The strategy you use to search for a sequence of
good moves can be important [p. 615].
You can compare two different strategies for a task
by running repeated trials of the two [p. 626].
It pays to precycle [p. 633].
Memoization can turn an inefficient program into
an efficient one [p. 662].
It is often easier to deal with preferences among
competing interpretations of inputs, rather than trying to strictly rule
one interpretation in or out [p 670].
Logic programs have a simple way to express grammars
[p. 685].
Handling quantifiers in natural languiage can be
tricky [p. 696].
Handling long-distance dependencies in natural language
can be tricky [p. 702].
Understanding how a Scheme interpreter works can
give you a better appreciation of how Lisp works, and thus make you a better
programmer [p. 753].
The truly amazing, wonderful thing about call/cc
is the ability to return to a continuation point more than once. [p. 771].
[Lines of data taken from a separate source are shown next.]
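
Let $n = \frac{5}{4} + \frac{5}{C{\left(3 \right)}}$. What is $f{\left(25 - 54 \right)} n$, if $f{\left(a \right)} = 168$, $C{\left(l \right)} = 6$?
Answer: $350$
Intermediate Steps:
$n = \frac{25}{12}$ ($n = \frac{5}{4} + \frac{5}{6} = \frac{25}{12} \approx 2.0833$)
$f{\left(25 - 54 \right)} n = 168 \cdot \frac{25}{12} = 350$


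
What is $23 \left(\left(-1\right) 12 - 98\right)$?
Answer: $-2530$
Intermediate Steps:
$23 \left(\left(-1\right) 12 - 98\right) = 23 \left(-12 - 98\right) = 23 \left(-110\right) = -2530$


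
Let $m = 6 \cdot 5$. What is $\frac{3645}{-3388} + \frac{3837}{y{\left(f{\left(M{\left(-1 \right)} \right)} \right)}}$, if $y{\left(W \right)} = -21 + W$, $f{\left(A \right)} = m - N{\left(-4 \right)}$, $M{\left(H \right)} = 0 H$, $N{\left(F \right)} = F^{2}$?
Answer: $- \frac{1860753}{3388} \approx -549.22$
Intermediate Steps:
$m = 30$
$M{\left(H \right)} = 0$
$f{\left(A \right)} = 14$ ($f{\left(A \right)} = 30 - \left(-4\right)^{2} = 30 - 16 = 14$)
$\frac{3645}{-3388} + \frac{3837}{y{\left(f{\left(M{\left(-1 \right)} \right)} \right)}} = \frac{3645}{-3388} + \frac{3837}{-21 + 14} = 3645 \left(- \frac{1}{3388}\right) + \frac{3837}{-7} = - \frac{3645}{3388} + 3837 \left(- \frac{1}{7}\right) = - \frac{3645}{3388} - \frac{3837}{7} = - \frac{1860753}{3388}$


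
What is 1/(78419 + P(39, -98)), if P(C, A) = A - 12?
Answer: 1/78309 ≈ 1.2770e-5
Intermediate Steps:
P(C, A) = -12 + A
1/(78419 + P(39, -98)) = 1/(78419 + (-12 - 98)) = 1/(78419 - 110) = 1/78309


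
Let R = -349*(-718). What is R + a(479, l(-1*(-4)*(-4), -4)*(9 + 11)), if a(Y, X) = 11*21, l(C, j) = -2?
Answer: 250813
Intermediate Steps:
a(Y, X) = 231
R = 250582
R + a(479, l(-1*(-4)*(-4), -4)*(9 + 11)) = 250582 + 231 = 250813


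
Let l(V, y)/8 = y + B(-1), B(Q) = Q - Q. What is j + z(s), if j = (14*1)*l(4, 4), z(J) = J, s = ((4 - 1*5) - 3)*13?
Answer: 396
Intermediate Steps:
s = -52 (s = ((4 - 5) - 3)*13 = (-1 - 3)*13 = -4*13 = -52)
B(Q) = 0
l(V, y) = 8*y (l(V, y) = 8*(y + 0) = 8*y)
j = 448 (j = (14*1)*(8*4) = 14*32 = 448)
j + z(s) = 448 - 52 = 396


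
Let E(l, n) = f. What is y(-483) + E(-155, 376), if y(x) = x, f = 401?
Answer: -82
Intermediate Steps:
E(l, n) = 401
y(-483) + E(-155, 376) = -483 + 401 = -82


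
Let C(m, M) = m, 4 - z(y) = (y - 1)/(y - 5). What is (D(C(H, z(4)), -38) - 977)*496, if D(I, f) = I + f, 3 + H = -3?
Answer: -506416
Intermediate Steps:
H = -6 (H = -3 - 3 = -6)
z(y) = 4 - (-1 + y)/(-5 + y) (z(y) = 4 - (y - 1)/(y - 5) = 4 - (-1 + y)/(-5 + y))
(D(C(H, z(4)), -38) - 977)*496 = ((-6 - 38) - 977)*496 = (-44 - 977)*496 = -1021*496 = -506416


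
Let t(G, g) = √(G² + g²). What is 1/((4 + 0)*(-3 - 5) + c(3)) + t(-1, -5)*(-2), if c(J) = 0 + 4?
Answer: -1/28 - 2*√26 ≈ -10.234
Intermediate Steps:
c(J) = 4
1/((4 + 0)*(-3 - 5) + c(3)) + t(-1, -5)*(-2) = 1/((4 + 0)*(-3 - 5) + 4) + √((-1)² + (-5)²)*(-2) = 1/(4*(-8) + 4) + √(1 + 25)*(-2) = 1/(-32 + 4) + √26*(-2) = 1/(-28) - 2*√26 = -1/28 - 2*√26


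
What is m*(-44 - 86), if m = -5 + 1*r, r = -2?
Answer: 910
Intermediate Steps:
m = -7 (m = -5 + 1*(-2) = -5 - 2 = -7)
m*(-44 - 86) = -7*(-44 - 86) = -7*(-130) = 910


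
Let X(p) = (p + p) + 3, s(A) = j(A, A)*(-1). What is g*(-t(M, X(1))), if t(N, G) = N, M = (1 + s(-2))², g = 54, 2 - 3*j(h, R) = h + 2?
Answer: -6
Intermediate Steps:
j(h, R) = -h/3 (j(h, R) = ⅔ - (h + 2)/3 = ⅔ - (2 + h)/3 = ⅔ + (-⅔ - h/3) = -h/3)
s(A) = A/3 (s(A) = -A/3*(-1) = A/3)
X(p) = 3 + 2*p (X(p) = 2*p + 3 = 3 + 2*p)
M = ⅑ (M = (1 + (⅓)*(-2))² = (1 - ⅔)² = (⅓)² = ⅑ ≈ 0.11111)
g*(-t(M, X(1))) = 54*(-1*⅑) = 54*(-⅑) = -6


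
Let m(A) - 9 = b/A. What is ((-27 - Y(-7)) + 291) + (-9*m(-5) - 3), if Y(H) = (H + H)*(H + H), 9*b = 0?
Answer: -16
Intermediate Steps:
b = 0 (b = (⅑)*0 = 0)
Y(H) = 4*H² (Y(H) = (2*H)*(2*H) = 4*H²)
m(A) = 9 (m(A) = 9 + 0/A = 9 + 0 = 9)
((-27 - Y(-7)) + 291) + (-9*m(-5) - 3) = ((-27 - 4*(-7)²) + 291) + (-9*9 - 3) = ((-27 - 4*49) + 291) + (-81 - 3) = ((-27 - 1*196) + 291) - 84 = ((-27 - 196) + 291) - 84 = (-223 + 291) - 84 = 68 - 84 = -16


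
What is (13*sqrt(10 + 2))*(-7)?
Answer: -182*sqrt(3) ≈ -315.23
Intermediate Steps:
(13*sqrt(10 + 2))*(-7) = (13*sqrt(12))*(-7) = (13*(2*sqrt(3)))*(-7) = (26*sqrt(3))*(-7) = -182*sqrt(3)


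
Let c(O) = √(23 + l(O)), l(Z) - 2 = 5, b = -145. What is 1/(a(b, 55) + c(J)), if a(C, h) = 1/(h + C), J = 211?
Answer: 90/242999 + 8100*√30/242999 ≈ 0.18295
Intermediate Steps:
l(Z) = 7 (l(Z) = 2 + 5 = 7)
a(C, h) = 1/(C + h)
c(O) = √30 (c(O) = √(23 + 7) = √30)
1/(a(b, 55) + c(J)) = 1/(1/(-145 + 55) + √30) = 1/(1/(-90) + √30) = 1/(-1/90 + √30)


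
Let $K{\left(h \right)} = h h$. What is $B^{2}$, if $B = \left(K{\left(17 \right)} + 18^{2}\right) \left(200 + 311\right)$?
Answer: $98121177049$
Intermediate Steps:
$K{\left(h \right)} = h^{2}$
$B = 313243$ ($B = \left(17^{2} + 18^{2}\right) \left(200 + 311\right) = \left(289 + 324\right) 511 = 613 \cdot 511 = 313243$)
$B^{2} = 313243^{2} = 98121177049$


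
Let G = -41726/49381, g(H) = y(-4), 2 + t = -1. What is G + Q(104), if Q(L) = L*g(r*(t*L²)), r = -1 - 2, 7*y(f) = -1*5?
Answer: -25970202/345667 ≈ -75.131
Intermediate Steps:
t = -3 (t = -2 - 1 = -3)
y(f) = -5/7 (y(f) = (-1*5)/7 = (⅐)*(-5) = -5/7)
r = -3
g(H) = -5/7
Q(L) = -5*L/7 (Q(L) = L*(-5/7) = -5*L/7)
G = -41726/49381 (G = -41726*1/49381 = -41726/49381 ≈ -0.84498)
G + Q(104) = -41726/49381 - 5/7*104 = -41726/49381 - 520/7 = -25970202/345667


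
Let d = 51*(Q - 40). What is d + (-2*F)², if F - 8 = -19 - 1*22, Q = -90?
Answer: -2274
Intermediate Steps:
F = -33 (F = 8 + (-19 - 1*22) = 8 + (-19 - 22) = 8 - 41 = -33)
d = -6630 (d = 51*(-90 - 40) = 51*(-130) = -6630)
d + (-2*F)² = -6630 + (-2*(-33))² = -6630 + 66² = -6630 + 4356 = -2274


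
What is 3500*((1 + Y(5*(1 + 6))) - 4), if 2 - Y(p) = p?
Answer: -126000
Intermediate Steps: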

The first Lisp interpreter was a result of a programmer
ignoring his boss's advice. [p. 777].
Abelson and Sussman (1985) is probably the best introduction
to computer science ever written [p. 777].
The simplest compiler need not be much more complex
than an interpreter [p. 784].
An extraordinary feature of ANSI Common Lisp is the
facility for handling errors [p. 837].
If you can understand how to write and when to use
once-only, then you truly understand macros [p. 853].
A word to the wise: don't get carried away with macros [p. 855].